Олег был одним из тех немногих, на кого я всегда мог положиться. В этом невысоком, полноватом, неэффектном с виду тридцатилетнем мужчине с белёсо-голубыми глазами и вечно неаккуратной причёской дремали великолепные организаторские способности. Я далеко не сразу раскрыл его, да и сам он был не из тех, кто легко открывается. Пару лет назад я взял его себе в отдел менеджером по наружной рекламе — и он привёл в порядок изрядно запущенное хозяйство, оставленное предшественниками. После этого я осторожно стал поручать ему организацию то одной, то другой рекламной кампании — и Олег настолько хорошо справлялся с моими заданиями, что я с радостью переложил всю тактическую работу на его плечи, оставив себе ведение стратегической линии, разработку новых идей и контроль выполнения задач. Постепенно мы сблизились с Олегом, стали вести беседы на нерабочие темы и даже изредка совместно коротать вечера в питерских кофейнях. Мне было сложно назвать другом кого-то из своих знакомых, однако ближе всего под это определение подходил именно Солодовников.
Олег вошёл в офис с устало-деловитым видом, который я легко прочитал бы как «встреча состоялась, не все наши условия приняты, но к компромиссу мы пришли». Люда с ресепшн крикнула ему:
— Олег! Платон приехал!
— Приехал? — Солодовников ошалело посмотрел на секретаря. — Где он?
Рванулся в коридор — и сразу же перехватил меня на выходе из кабинета директора.
Вот Олег действительно смотрел на меня, как на восставшего покойника. Несколько секунд. Испытующе. Потом как-то внутренне обмяк и хлопнул, наконец, по моему плечу:
— Ну ты даёшь, старик! Как так получилось? На рейс опоздал?
— Да нет, не опоздал. Я вылетел в том самолёте.
— И как же так вышло, что ты здесь, с нами, а не размазан по полям Нижегородской области? — Олег слегка сморщился, как будто представив что-то очень болезненное.
Я шутливо поднял руки, мол, сдаюсь.
— Давай не сейчас. Вечером сядем в какой-нибудь кафешке, я тебе всё расскажу.
День, впрочем, в нормальную колею так и не вошёл.
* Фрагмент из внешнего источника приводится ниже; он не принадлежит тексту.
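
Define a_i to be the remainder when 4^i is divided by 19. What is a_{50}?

17

Computing terms: a_1 = 4; a_2 = 16; a_3 = 7; a_4 = 9; a_5 = 17; a_6 = 11; a_7 = 6; a_8 = 5; a_9 = 1; a_{10} = 4.
The sequence repeats with period 9.
So a_{50} = a_{1 + ((50-1) mod 9)} = a_5 = 17.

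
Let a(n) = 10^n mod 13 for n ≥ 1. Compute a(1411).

10

a(1) = 10; a(2) = 9; a(3) = 12; a(4) = 3; a(5) = 4; a(6) = 1; a(7) = 10.
Since a(7) = a(1) = 10, the sequence is periodic with period 6.
(1411 - 1) mod 6 = 0, so a(1411) = a(1) = 10.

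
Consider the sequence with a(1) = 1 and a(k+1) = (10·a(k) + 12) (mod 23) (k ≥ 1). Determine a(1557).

8

We have a(1) = 1, a(2) = 22, a(3) = 2, a(4) = 9, a(5) = 10, a(6) = 20, a(7) = 5, a(8) = 16, a(9) = 11, a(10) = 7, a(11) = 13, a(12) = 4, a(13) = 6, a(14) = 3, a(15) = 19, a(16) = 18, a(17) = 8, a(18) = 0, a(19) = 12, a(20) = 17, a(21) = 21, a(22) = 15, a(23) = 1.
The sequence repeats with period 22.
So a(1557) = a(1 + ((1557-1) mod 22)) = a(17) = 8.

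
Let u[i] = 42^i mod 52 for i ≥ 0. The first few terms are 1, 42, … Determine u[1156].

16

We have u[0] = 1,  u[1] = 42,  u[2] = 48,  u[3] = 40,  u[4] = 16,  u[5] = 48.
Since u[5] = u[2] = 48, the sequence is eventually periodic: after a pre-period of length 2 it cycles with period 3.
For i ≥ 2, u[i] depends only on (i - 2) mod 3. (1156 - 2) mod 3 = 2, so u[1156] = u[4] = 16.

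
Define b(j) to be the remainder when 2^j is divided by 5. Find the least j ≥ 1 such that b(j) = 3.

3

Listing terms: b(0) = 1,  b(1) = 2,  b(2) = 4,  b(3) = 3,  b(4) = 1.
Since b(4) = b(0) = 1, the sequence is periodic with period 4.
The value 3 first appears (with j ≥ 1) at b(3).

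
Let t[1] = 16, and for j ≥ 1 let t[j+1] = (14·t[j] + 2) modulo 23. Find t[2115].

15

Computing terms: t[1] = 16, t[2] = 19, t[3] = 15, t[4] = 5, t[5] = 3, t[6] = 21, t[7] = 20, t[8] = 6, t[9] = 17, t[10] = 10, t[11] = 4, t[12] = 12, t[13] = 9, t[14] = 13, t[15] = 0, t[16] = 2, t[17] = 7, t[18] = 8, t[19] = 22, t[20] = 11, t[21] = 18, t[22] = 1, t[23] = 16.
Since t[23] = t[1] = 16, the sequence is periodic with period 22.
(2115 - 1) mod 22 = 2, so t[2115] = t[3] = 15.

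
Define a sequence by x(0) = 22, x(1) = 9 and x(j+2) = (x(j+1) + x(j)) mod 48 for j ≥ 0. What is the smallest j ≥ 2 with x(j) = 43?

Listing terms: x(0) = 22; x(1) = 9; x(2) = 31; x(3) = 40; x(4) = 23; x(5) = 15; x(6) = 38; x(7) = 5; x(8) = 43; x(9) = 0; x(10) = 43; x(11) = 43; x(12) = 38; x(13) = 33; x(14) = 23; x(15) = 8; x(16) = 31; x(17) = 39; x(18) = 22; x(19) = 13; x(20) = 35; x(21) = 0; x(22) = 35; x(23) = 35; x(24) = 22; x(25) = 9.
The sequence repeats with period 24.
The value 43 first appears (with j ≥ 2) at x(8).

8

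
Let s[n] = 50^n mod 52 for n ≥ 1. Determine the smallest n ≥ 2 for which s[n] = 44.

Listing terms: s[1] = 50,  s[2] = 4,  s[3] = 44,  s[4] = 16,  s[5] = 20,  s[6] = 12,  s[7] = 28,  s[8] = 48,  s[9] = 8,  s[10] = 36,  s[11] = 32,  s[12] = 40,  s[13] = 24,  s[14] = 4.
Since s[14] = s[2] = 4, the sequence is eventually periodic: after a pre-period of length 1 it cycles with period 12.
The value 44 first appears (with n ≥ 2) at s[3].

3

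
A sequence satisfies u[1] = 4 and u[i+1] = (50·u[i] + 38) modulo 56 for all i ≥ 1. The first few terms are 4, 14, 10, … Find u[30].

42

Computing terms: u[1] = 4; u[2] = 14; u[3] = 10; u[4] = 34; u[5] = 2; u[6] = 26; u[7] = 50; u[8] = 18; u[9] = 42; u[10] = 10.
Since u[10] = u[3] = 10, the sequence is eventually periodic: after a pre-period of length 2 it cycles with period 7.
For i ≥ 3, u[i] depends only on (i - 3) mod 7. (30 - 3) mod 7 = 6, so u[30] = u[9] = 42.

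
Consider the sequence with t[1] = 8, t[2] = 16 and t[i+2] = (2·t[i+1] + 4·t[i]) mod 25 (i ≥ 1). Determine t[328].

14

t[1] = 8,  t[2] = 16,  t[3] = 14,  t[4] = 17,  t[5] = 15,  t[6] = 23,  t[7] = 6,  t[8] = 4,  t[9] = 7,  t[10] = 5,  t[11] = 13,  t[12] = 21,  t[13] = 19,  t[14] = 22,  t[15] = 20,  t[16] = 3,  t[17] = 11,  t[18] = 9,  t[19] = 12,  t[20] = 10,  t[21] = 18,  t[22] = 1,  t[23] = 24,  t[24] = 2,  t[25] = 0,  t[26] = 8,  t[27] = 16.
The sequence repeats with period 25.
So t[328] = t[1 + ((328-1) mod 25)] = t[3] = 14.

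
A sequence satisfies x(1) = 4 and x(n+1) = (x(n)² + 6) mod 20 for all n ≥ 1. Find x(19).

6

We have x(1) = 4, x(2) = 2, x(3) = 10, x(4) = 6, x(5) = 2.
Since x(5) = x(2) = 2, the sequence is eventually periodic: after a pre-period of length 1 it cycles with period 3.
For n ≥ 2, x(n) depends only on (n - 2) mod 3. (19 - 2) mod 3 = 2, so x(19) = x(4) = 6.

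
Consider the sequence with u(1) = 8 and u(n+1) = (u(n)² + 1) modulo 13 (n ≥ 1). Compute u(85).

5

u(1) = 8; u(2) = 0; u(3) = 1; u(4) = 2; u(5) = 5; u(6) = 0.
Since u(6) = u(2) = 0, the sequence is eventually periodic: after a pre-period of length 1 it cycles with period 4.
For n ≥ 2, u(n) depends only on (n - 2) mod 4. (85 - 2) mod 4 = 3, so u(85) = u(5) = 5.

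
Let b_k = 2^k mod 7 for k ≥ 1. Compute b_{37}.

2

Listing terms: b_1 = 2; b_2 = 4; b_3 = 1; b_4 = 2.
Since b_4 = b_1 = 2, the sequence is periodic with period 3.
So b_{37} = b_{1 + ((37-1) mod 3)} = b_1 = 2.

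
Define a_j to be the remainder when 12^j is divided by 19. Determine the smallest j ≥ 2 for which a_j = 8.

We have a_1 = 12; a_2 = 11; a_3 = 18; a_4 = 7; a_5 = 8; a_6 = 1; a_7 = 12.
Since a_7 = a_1 = 12, the sequence is periodic with period 6.
The value 8 first appears (with j ≥ 2) at a_5.

5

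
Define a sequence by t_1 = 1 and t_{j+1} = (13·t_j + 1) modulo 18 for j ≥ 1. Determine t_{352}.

10

t_1 = 1,  t_2 = 14,  t_3 = 3,  t_4 = 4,  t_5 = 17,  t_6 = 6,  t_7 = 7,  t_8 = 2,  t_9 = 9,  t_{10} = 10,  t_{11} = 5,  t_{12} = 12,  t_{13} = 13,  t_{14} = 8,  t_{15} = 15,  t_{16} = 16,  t_{17} = 11,  t_{18} = 0,  t_{19} = 1.
The sequence repeats with period 18.
(352 - 1) mod 18 = 9, so t_{352} = t_{10} = 10.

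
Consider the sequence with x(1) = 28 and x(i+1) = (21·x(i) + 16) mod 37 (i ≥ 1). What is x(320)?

We have x(1) = 28; x(2) = 12; x(3) = 9; x(4) = 20; x(5) = 29; x(6) = 33; x(7) = 6; x(8) = 31; x(9) = 1; x(10) = 0; x(11) = 16; x(12) = 19; x(13) = 8; x(14) = 36; x(15) = 32; x(16) = 22; x(17) = 34; x(18) = 27; x(19) = 28.
The sequence repeats with period 18.
So x(320) = x(1 + ((320-1) mod 18)) = x(14) = 36.

36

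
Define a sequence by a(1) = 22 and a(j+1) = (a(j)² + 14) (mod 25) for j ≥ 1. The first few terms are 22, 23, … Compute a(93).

18

Computing terms: a(1) = 22,  a(2) = 23,  a(3) = 18,  a(4) = 13,  a(5) = 8,  a(6) = 3,  a(7) = 23.
Since a(7) = a(2) = 23, the sequence is eventually periodic: after a pre-period of length 1 it cycles with period 5.
For j ≥ 2, a(j) depends only on (j - 2) mod 5. (93 - 2) mod 5 = 1, so a(93) = a(3) = 18.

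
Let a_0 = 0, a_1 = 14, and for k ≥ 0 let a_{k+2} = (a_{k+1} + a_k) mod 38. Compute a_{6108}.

Listing terms: a_0 = 0, a_1 = 14, a_2 = 14, a_3 = 28, a_4 = 4, a_5 = 32, a_6 = 36, a_7 = 30, a_8 = 28, a_9 = 20, a_{10} = 10, a_{11} = 30, a_{12} = 2, a_{13} = 32, a_{14} = 34, a_{15} = 28, a_{16} = 24, a_{17} = 14, a_{18} = 0, a_{19} = 14.
Since (a_{18}, a_{19}) = (a_0, a_1) = (0, 14) (two consecutive terms determine the rest), the sequence is periodic with period 18.
(6108 - 0) mod 18 = 6, so a_{6108} = a_6 = 36.

36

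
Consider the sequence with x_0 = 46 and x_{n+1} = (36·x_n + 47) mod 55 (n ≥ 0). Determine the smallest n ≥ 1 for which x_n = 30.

x_0 = 46, x_1 = 53, x_2 = 30, x_3 = 27, x_4 = 29, x_5 = 46.
The sequence repeats with period 5.
The value 30 first appears (with n ≥ 1) at x_2.

2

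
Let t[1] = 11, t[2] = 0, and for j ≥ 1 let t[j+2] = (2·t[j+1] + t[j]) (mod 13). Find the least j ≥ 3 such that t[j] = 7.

7

We have t[1] = 11; t[2] = 0; t[3] = 11; t[4] = 9; t[5] = 3; t[6] = 2; t[7] = 7; t[8] = 3; t[9] = 0; t[10] = 3; t[11] = 6; t[12] = 2; t[13] = 10; t[14] = 9; t[15] = 2; t[16] = 0; t[17] = 2; t[18] = 4; t[19] = 10; t[20] = 11; t[21] = 6; t[22] = 10; t[23] = 0; t[24] = 10; t[25] = 7; t[26] = 11; t[27] = 3; t[28] = 4; t[29] = 11; t[30] = 0.
The sequence repeats with period 28.
The value 7 first appears (with j ≥ 3) at t[7].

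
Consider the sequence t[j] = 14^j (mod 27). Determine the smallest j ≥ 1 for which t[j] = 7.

Computing terms: t[0] = 1; t[1] = 14; t[2] = 7; t[3] = 17; t[4] = 22; t[5] = 11; t[6] = 19; t[7] = 23; t[8] = 25; t[9] = 26; t[10] = 13; t[11] = 20; t[12] = 10; t[13] = 5; t[14] = 16; t[15] = 8; t[16] = 4; t[17] = 2; t[18] = 1.
Since t[18] = t[0] = 1, the sequence is periodic with period 18.
The value 7 first appears (with j ≥ 1) at t[2].

2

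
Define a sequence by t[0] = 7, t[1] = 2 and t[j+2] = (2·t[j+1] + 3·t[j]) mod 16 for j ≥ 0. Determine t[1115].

Computing terms: t[0] = 7,  t[1] = 2,  t[2] = 9,  t[3] = 8,  t[4] = 11,  t[5] = 14,  t[6] = 13,  t[7] = 4,  t[8] = 15,  t[9] = 10,  t[10] = 1,  t[11] = 0,  t[12] = 3,  t[13] = 6,  t[14] = 5,  t[15] = 12,  t[16] = 7,  t[17] = 2.
Since (t[16], t[17]) = (t[0], t[1]) = (7, 2) (two consecutive terms determine the rest), the sequence is periodic with period 16.
(1115 - 0) mod 16 = 11, so t[1115] = t[11] = 0.

0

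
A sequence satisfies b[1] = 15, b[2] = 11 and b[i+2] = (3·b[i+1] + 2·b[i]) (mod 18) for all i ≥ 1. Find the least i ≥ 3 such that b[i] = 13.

4

Computing terms: b[1] = 15,  b[2] = 11,  b[3] = 9,  b[4] = 13,  b[5] = 3,  b[6] = 17,  b[7] = 3,  b[8] = 7,  b[9] = 9,  b[10] = 5,  b[11] = 15,  b[12] = 1,  b[13] = 15,  b[14] = 11.
The sequence repeats with period 12.
The value 13 first appears (with i ≥ 3) at b[4].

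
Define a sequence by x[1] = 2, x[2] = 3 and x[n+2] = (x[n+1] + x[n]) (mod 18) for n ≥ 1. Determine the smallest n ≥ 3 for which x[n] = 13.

5

We have x[1] = 2; x[2] = 3; x[3] = 5; x[4] = 8; x[5] = 13; x[6] = 3; x[7] = 16; x[8] = 1; x[9] = 17; x[10] = 0; x[11] = 17; x[12] = 17; x[13] = 16; x[14] = 15; x[15] = 13; x[16] = 10; x[17] = 5; x[18] = 15; x[19] = 2; x[20] = 17; x[21] = 1; x[22] = 0; x[23] = 1; x[24] = 1; x[25] = 2; x[26] = 3.
Since (x[25], x[26]) = (x[1], x[2]) = (2, 3) (two consecutive terms determine the rest), the sequence is periodic with period 24.
The value 13 first appears (with n ≥ 3) at x[5].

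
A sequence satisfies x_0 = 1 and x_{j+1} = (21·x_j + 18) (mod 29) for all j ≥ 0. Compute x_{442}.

22

We have x_0 = 1; x_1 = 10; x_2 = 25; x_3 = 21; x_4 = 24; x_5 = 0; x_6 = 18; x_7 = 19; x_8 = 11; x_9 = 17; x_{10} = 27; x_{11} = 5; x_{12} = 7; x_{13} = 20; x_{14} = 3; x_{15} = 23; x_{16} = 8; x_{17} = 12; x_{18} = 9; x_{19} = 4; x_{20} = 15; x_{21} = 14; x_{22} = 22; x_{23} = 16; x_{24} = 6; x_{25} = 28; x_{26} = 26; x_{27} = 13; x_{28} = 1.
The sequence repeats with period 28.
(442 - 0) mod 28 = 22, so x_{442} = x_{22} = 22.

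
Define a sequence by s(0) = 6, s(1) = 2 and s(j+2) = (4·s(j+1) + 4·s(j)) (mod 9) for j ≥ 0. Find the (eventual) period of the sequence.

Computing terms: s(0) = 6, s(1) = 2, s(2) = 5, s(3) = 1, s(4) = 6, s(5) = 1, s(6) = 1, s(7) = 8, s(8) = 0, s(9) = 5, s(10) = 2, s(11) = 1, s(12) = 3, s(13) = 7, s(14) = 4, s(15) = 8, s(16) = 3, s(17) = 8, s(18) = 8, s(19) = 1, s(20) = 0, s(21) = 4, s(22) = 7, s(23) = 8, s(24) = 6, s(25) = 2.
The sequence repeats with period 24.

24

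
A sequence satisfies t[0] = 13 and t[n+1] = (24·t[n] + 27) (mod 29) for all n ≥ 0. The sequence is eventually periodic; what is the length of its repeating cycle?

Computing terms: t[0] = 13,  t[1] = 20,  t[2] = 14,  t[3] = 15,  t[4] = 10,  t[5] = 6,  t[6] = 26,  t[7] = 13.
Since t[7] = t[0] = 13, the sequence is periodic with period 7.

7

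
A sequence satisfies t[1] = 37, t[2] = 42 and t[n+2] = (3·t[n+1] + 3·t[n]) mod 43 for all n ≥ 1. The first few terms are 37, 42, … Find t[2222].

36

t[1] = 37; t[2] = 42; t[3] = 22; t[4] = 20; t[5] = 40; t[6] = 8; t[7] = 15; t[8] = 26; t[9] = 37; t[10] = 17; t[11] = 33; t[12] = 21; t[13] = 33; t[14] = 33; t[15] = 26; t[16] = 5; t[17] = 7; t[18] = 36; t[19] = 0; t[20] = 22; t[21] = 23; t[22] = 6; t[23] = 1; t[24] = 21; t[25] = 23; t[26] = 3; t[27] = 35; t[28] = 28; t[29] = 17; t[30] = 6; t[31] = 26; t[32] = 10; t[33] = 22; t[34] = 10; t[35] = 10; t[36] = 17; t[37] = 38; t[38] = 36; t[39] = 7; t[40] = 0; t[41] = 21; t[42] = 20; t[43] = 37; t[44] = 42.
The sequence repeats with period 42.
So t[2222] = t[1 + ((2222-1) mod 42)] = t[38] = 36.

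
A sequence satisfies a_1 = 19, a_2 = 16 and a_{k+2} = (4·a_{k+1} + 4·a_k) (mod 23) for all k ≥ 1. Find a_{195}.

Computing terms: a_1 = 19; a_2 = 16; a_3 = 2; a_4 = 3; a_5 = 20; a_6 = 0; a_7 = 11; a_8 = 21; a_9 = 13; a_{10} = 21; a_{11} = 21; a_{12} = 7; a_{13} = 20; a_{14} = 16; a_{15} = 6; a_{16} = 19; a_{17} = 8; a_{18} = 16; a_{19} = 4; a_{20} = 11; a_{21} = 14; a_{22} = 8; a_{23} = 19; a_{24} = 16.
Since (a_{23}, a_{24}) = (a_1, a_2) = (19, 16) (two consecutive terms determine the rest), the sequence is periodic with period 22.
(195 - 1) mod 22 = 18, so a_{195} = a_{19} = 4.

4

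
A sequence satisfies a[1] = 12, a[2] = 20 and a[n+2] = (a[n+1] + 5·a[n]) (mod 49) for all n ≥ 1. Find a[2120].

Listing terms: a[1] = 12,  a[2] = 20,  a[3] = 31,  a[4] = 33,  a[5] = 41,  a[6] = 10,  a[7] = 19,  a[8] = 20,  a[9] = 17,  a[10] = 19,  a[11] = 6,  a[12] = 3,  a[13] = 33,  a[14] = 48,  a[15] = 17,  a[16] = 12,  a[17] = 48,  a[18] = 10,  a[19] = 5,  a[20] = 6,  a[21] = 31,  a[22] = 12,  a[23] = 20.
The sequence repeats with period 21.
(2120 - 1) mod 21 = 19, so a[2120] = a[20] = 6.

6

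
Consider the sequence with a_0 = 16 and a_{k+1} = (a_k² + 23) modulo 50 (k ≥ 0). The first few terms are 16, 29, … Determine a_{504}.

Computing terms: a_0 = 16; a_1 = 29; a_2 = 14; a_3 = 19; a_4 = 34; a_5 = 29.
Since a_5 = a_1 = 29, the sequence is eventually periodic: after a pre-period of length 1 it cycles with period 4.
For k ≥ 1, a_k depends only on (k - 1) mod 4. (504 - 1) mod 4 = 3, so a_{504} = a_4 = 34.

34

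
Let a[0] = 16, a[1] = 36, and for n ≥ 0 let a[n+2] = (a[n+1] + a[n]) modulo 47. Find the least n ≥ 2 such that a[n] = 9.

9

Computing terms: a[0] = 16; a[1] = 36; a[2] = 5; a[3] = 41; a[4] = 46; a[5] = 40; a[6] = 39; a[7] = 32; a[8] = 24; a[9] = 9; a[10] = 33; a[11] = 42; a[12] = 28; a[13] = 23; a[14] = 4; a[15] = 27; a[16] = 31; a[17] = 11; a[18] = 42; a[19] = 6; a[20] = 1; a[21] = 7; a[22] = 8; a[23] = 15; a[24] = 23; a[25] = 38; a[26] = 14; a[27] = 5; a[28] = 19; a[29] = 24; a[30] = 43; a[31] = 20; a[32] = 16; a[33] = 36.
The sequence repeats with period 32.
The value 9 first appears (with n ≥ 2) at a[9].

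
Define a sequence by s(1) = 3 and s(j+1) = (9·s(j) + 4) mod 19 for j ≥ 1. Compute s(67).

5

s(1) = 3, s(2) = 12, s(3) = 17, s(4) = 5, s(5) = 11, s(6) = 8, s(7) = 0, s(8) = 4, s(9) = 2, s(10) = 3.
Since s(10) = s(1) = 3, the sequence is periodic with period 9.
So s(67) = s(1 + ((67-1) mod 9)) = s(4) = 5.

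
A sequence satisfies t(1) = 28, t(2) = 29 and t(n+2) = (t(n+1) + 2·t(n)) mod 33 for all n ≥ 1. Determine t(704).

11

Computing terms: t(1) = 28,  t(2) = 29,  t(3) = 19,  t(4) = 11,  t(5) = 16,  t(6) = 5,  t(7) = 4,  t(8) = 14,  t(9) = 22,  t(10) = 17,  t(11) = 28,  t(12) = 29.
Since (t(11), t(12)) = (t(1), t(2)) = (28, 29) (two consecutive terms determine the rest), the sequence is periodic with period 10.
(704 - 1) mod 10 = 3, so t(704) = t(4) = 11.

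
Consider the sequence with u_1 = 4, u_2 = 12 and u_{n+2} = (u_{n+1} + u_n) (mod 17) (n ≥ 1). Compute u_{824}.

Computing terms: u_1 = 4,  u_2 = 12,  u_3 = 16,  u_4 = 11,  u_5 = 10,  u_6 = 4,  u_7 = 14,  u_8 = 1,  u_9 = 15,  u_{10} = 16,  u_{11} = 14,  u_{12} = 13,  u_{13} = 10,  u_{14} = 6,  u_{15} = 16,  u_{16} = 5,  u_{17} = 4,  u_{18} = 9,  u_{19} = 13,  u_{20} = 5,  u_{21} = 1,  u_{22} = 6,  u_{23} = 7,  u_{24} = 13,  u_{25} = 3,  u_{26} = 16,  u_{27} = 2,  u_{28} = 1,  u_{29} = 3,  u_{30} = 4,  u_{31} = 7,  u_{32} = 11,  u_{33} = 1,  u_{34} = 12,  u_{35} = 13,  u_{36} = 8,  u_{37} = 4,  u_{38} = 12.
Since (u_{37}, u_{38}) = (u_1, u_2) = (4, 12) (two consecutive terms determine the rest), the sequence is periodic with period 36.
So u_{824} = u_{1 + ((824-1) mod 36)} = u_{32} = 11.

11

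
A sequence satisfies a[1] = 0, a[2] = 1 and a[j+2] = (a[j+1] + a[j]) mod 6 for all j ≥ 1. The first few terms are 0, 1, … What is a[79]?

2

Listing terms: a[1] = 0,  a[2] = 1,  a[3] = 1,  a[4] = 2,  a[5] = 3,  a[6] = 5,  a[7] = 2,  a[8] = 1,  a[9] = 3,  a[10] = 4,  a[11] = 1,  a[12] = 5,  a[13] = 0,  a[14] = 5,  a[15] = 5,  a[16] = 4,  a[17] = 3,  a[18] = 1,  a[19] = 4,  a[20] = 5,  a[21] = 3,  a[22] = 2,  a[23] = 5,  a[24] = 1,  a[25] = 0,  a[26] = 1.
The sequence repeats with period 24.
(79 - 1) mod 24 = 6, so a[79] = a[7] = 2.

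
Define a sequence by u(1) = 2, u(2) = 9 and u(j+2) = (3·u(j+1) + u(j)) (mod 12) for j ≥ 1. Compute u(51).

5

u(1) = 2; u(2) = 9; u(3) = 5; u(4) = 0; u(5) = 5; u(6) = 3; u(7) = 2; u(8) = 9.
The sequence repeats with period 6.
(51 - 1) mod 6 = 2, so u(51) = u(3) = 5.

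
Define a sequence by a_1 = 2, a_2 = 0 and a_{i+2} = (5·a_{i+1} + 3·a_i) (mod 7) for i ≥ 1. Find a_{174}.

6

Listing terms: a_1 = 2; a_2 = 0; a_3 = 6; a_4 = 2; a_5 = 0.
Since (a_4, a_5) = (a_1, a_2) = (2, 0) (two consecutive terms determine the rest), the sequence is periodic with period 3.
(174 - 1) mod 3 = 2, so a_{174} = a_3 = 6.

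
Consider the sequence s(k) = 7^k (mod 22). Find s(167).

17

Computing terms: s(0) = 1,  s(1) = 7,  s(2) = 5,  s(3) = 13,  s(4) = 3,  s(5) = 21,  s(6) = 15,  s(7) = 17,  s(8) = 9,  s(9) = 19,  s(10) = 1.
Since s(10) = s(0) = 1, the sequence is periodic with period 10.
So s(167) = s(0 + ((167-0) mod 10)) = s(7) = 17.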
После обеда в офис заявился вдруг человек в штатском, напугав Люду красной корочкой. Он спросил меня. Мы уединились в переговорной.
— Кропотов. Валерий Петрович, — представился он, показывая удостоверение. — Государственная комиссия по расследованию крушения самолёта Ту-134 под Нижним Новгородом 22 августа.
Вместо того чтобы называть себя, я достал паспорт и передал его следователю. Тот аккуратно раскрыл документ, внимательно пролистал, не забыв испытующе поглядеть на меня, сверяя с фотографией.
Разглядывал визитёра и я. Он неуловимо напоминал мне какого-то зверька — и я, перебирая в памяти целые зоопарки, силился вспомнить, кого именно. Кропотов был высок и несуразно худощав; туловище его венчала миниатюрная голова, похожая на шар для игры в боулинг, снабжённый оттопыренными ушами, реющими посреди аккуратно стриженных волос. Широкие глаза придавали лицу следователя удивлённое выражение, которое мгновенно сменялось подозрительностью, стоило лишь обладателю таких глаз прищуриться. Подобная смена выражений была довольно комичной — казалось, что человек постоянно что-то подозревает, потом удивляется своему подозрению, потом снова подозревает, опять удивляется — и так до бесконечности.
Впрочем, следователь пришёл ко мне явно не для того, чтобы разыгрывать комические сценки. Изучив и вернув мой паспорт, он раскрыл блокнот и принялся дотошно и издалека расспрашивать о том, действительно ли на моё имя был куплен билет на тот злополучный рейс, действительно ли я прибыл в аэропорт Пулково города Санкт-Петербурга утром того самого дня, прошёл ли я регистрацию на данный рейс, осуществил ли посадку в рассматриваемый самолёт и оставался ли среди пассажиров этого самолёта во время его взлёта в 8 часов 50 минут московского времени.